A Pounding Anachronism: Future vs. Ancient Ruralism
London-born, Essex-raised electronic music maker Gold Panda is a busy man. Having released three full-length albums and currently on a world tour, we got a chance to catch his DJ set at L.A.’s Echoplex this month.
A crash of drums and chimes as I stumble out of a cramped photo booth, collecting the poorly timed photos of rear ends in one hand and a half-drunk whiskey ginger in the other. There is a distinct change in the atmosphere—as if G.P. is ripping open a portal into another world.
Cunningly lulling the crowd of hip, young couples (either embraced or bunched up with arms crossed), holding their cans of beer while shoegazing into a false sense of security, G.P. unleashes his wavy single, “Time Eater.” It devours the crowed in a torrent of throbbing, lo-fi bass contrasted with a resoundingly clear vocabulary of bells and chimes that is thematic of G.P.’s musical repertoire. The crowd explodes, as if possessed, into dance. Heels step excruciatingly on toes, strangers’ sweaty arms caress and nudge one another’s, and cell phones are hoisted into the air, documenting a rare rift in time and space.
Drawing inspiration from the sounds of Japan—its rural landscapes and philosophy—G.P. fills the theater with a pastoral soundscape reminiscent of an Eastern world, one that is at once airy and expansive, but with a technological edge.
A cat-eyed show goer, Xochitl Reyes, succinctly describes the feeling of the night: “If ever I wanted to take someone on a first date, and I want them to feel me romantically—sexually—this is the wave I want them to ride.”
G.P.’s melodic ebb and flow connects the disco-ball bespeckled theater to a world that is futuristic and ancient at the same time. It is ritual-like and anachronistic; blending elements like the pure twang of a harp with trance-like drum kicks and snares, and rewinding vocal chants.
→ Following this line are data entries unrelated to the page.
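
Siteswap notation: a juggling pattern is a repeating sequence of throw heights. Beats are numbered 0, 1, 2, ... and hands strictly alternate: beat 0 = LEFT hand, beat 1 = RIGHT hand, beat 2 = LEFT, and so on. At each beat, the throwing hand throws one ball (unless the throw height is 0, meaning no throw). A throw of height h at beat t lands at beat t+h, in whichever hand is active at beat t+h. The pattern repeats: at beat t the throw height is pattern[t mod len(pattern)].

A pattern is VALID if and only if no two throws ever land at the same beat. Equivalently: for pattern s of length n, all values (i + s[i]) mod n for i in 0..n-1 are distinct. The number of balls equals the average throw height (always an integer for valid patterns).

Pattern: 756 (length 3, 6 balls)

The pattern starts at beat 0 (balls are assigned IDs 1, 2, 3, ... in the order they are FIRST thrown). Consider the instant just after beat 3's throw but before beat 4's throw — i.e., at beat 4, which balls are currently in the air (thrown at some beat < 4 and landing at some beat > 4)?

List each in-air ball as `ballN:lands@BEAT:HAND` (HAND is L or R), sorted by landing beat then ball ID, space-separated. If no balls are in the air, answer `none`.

Answer: ball2:lands@6:L ball1:lands@7:R ball3:lands@8:L ball4:lands@10:L

Derivation:
Beat 0 (L): throw ball1 h=7 -> lands@7:R; in-air after throw: [b1@7:R]
Beat 1 (R): throw ball2 h=5 -> lands@6:L; in-air after throw: [b2@6:L b1@7:R]
Beat 2 (L): throw ball3 h=6 -> lands@8:L; in-air after throw: [b2@6:L b1@7:R b3@8:L]
Beat 3 (R): throw ball4 h=7 -> lands@10:L; in-air after throw: [b2@6:L b1@7:R b3@8:L b4@10:L]
Beat 4 (L): throw ball5 h=5 -> lands@9:R; in-air after throw: [b2@6:L b1@7:R b3@8:L b5@9:R b4@10:L]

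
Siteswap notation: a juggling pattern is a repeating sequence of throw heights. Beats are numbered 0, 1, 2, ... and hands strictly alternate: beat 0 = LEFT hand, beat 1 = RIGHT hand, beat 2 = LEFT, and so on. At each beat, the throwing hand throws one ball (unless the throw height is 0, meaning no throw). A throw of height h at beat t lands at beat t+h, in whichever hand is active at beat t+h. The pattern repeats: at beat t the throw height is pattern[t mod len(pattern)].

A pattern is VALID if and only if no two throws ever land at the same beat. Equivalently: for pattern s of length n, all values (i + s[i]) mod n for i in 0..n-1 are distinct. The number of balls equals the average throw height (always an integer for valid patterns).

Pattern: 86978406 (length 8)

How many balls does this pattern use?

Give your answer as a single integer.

Pattern = [8, 6, 9, 7, 8, 4, 0, 6], length n = 8
  position 0: throw height = 8, running sum = 8
  position 1: throw height = 6, running sum = 14
  position 2: throw height = 9, running sum = 23
  position 3: throw height = 7, running sum = 30
  position 4: throw height = 8, running sum = 38
  position 5: throw height = 4, running sum = 42
  position 6: throw height = 0, running sum = 42
  position 7: throw height = 6, running sum = 48
Total sum = 48; balls = sum / n = 48 / 8 = 6

Answer: 6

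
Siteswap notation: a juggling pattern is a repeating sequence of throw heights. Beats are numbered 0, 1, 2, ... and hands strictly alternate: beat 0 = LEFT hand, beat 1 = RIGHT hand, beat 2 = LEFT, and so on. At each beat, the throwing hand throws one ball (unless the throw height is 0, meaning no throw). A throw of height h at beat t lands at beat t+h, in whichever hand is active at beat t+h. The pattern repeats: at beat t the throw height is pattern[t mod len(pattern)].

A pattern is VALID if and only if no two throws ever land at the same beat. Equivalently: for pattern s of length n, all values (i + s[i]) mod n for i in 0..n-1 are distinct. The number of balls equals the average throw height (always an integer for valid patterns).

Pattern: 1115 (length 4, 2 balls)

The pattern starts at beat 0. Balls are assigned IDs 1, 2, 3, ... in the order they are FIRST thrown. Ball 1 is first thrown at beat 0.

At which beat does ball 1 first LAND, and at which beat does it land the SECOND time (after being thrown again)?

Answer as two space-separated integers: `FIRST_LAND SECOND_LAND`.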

Though G.P. dabbles in the vein of UK garage, post-dubstep, and micro-house—reminding one of a marriage between Flying Lotus and Nujabes—the artist defies most genres by representing a unique synthesis between East and the West. He blends together two worlds—modern and ancient—and immerses whoever listens to his music in a limbo-like portal that surreally bridges the two together.